Furthermore, according to Alphaliner, even with ports open, the lack of terminal handling staff and expected trucking delays could force carriers to “skip numerous Pearl River Delta calls, or keep vessels waiting”.

It added: “The greater Shenzhen region is also China’s hi-tech hub, a centre of manufacturing for electronic devices such as smartphones, computers or TVs. Shenzhen is home to industry majors such as Huawei, Oppo, TCL and Foxconn, manufacturing components for Apple, Samsung, Amazon, Intel, Nvidia and many more.”
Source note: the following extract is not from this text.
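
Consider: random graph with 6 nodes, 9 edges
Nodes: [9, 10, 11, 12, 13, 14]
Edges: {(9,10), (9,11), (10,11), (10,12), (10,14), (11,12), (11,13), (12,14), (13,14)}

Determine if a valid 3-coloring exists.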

Cross-border trucking with Hong Kong is also affected, according to Norman Global Logistics (NGL) Asia, with capacity limited and long waiting times. The forwarder added: “Many goods for cross-border are now transported by ocean due to limited truck capacity. Warehouses in Hong Kong have reduced capacity for cargo handling, causing delays for handling and loading.”

In Shanghai, said to be “on the brink” of lockdown and already imposed restrictions on passenger flights, so far there is no direct impact on ocean terminal operations. However, Seko Logistics added: “Trucking restrictions in Shanghai have caused some shipments to be moved out of Ningbo. CFS warehouses require drivers to have Covid test reports valid for 48 hours.”

Furthermore, NGL said some factories had stopped or reduced operations based on local conditions.

David Fan, sales manager at Shanghai-based Twings Supply Chain, told The Loadstar the current Covid wave would likely put a dent in China’s exports.

Meanwhile, there have been reports of lengthening ship queues outside Chinese ports – according to Bloomberg, there are 262 vessels waiting outside Shanghai and Ningbo, up from 243 last week.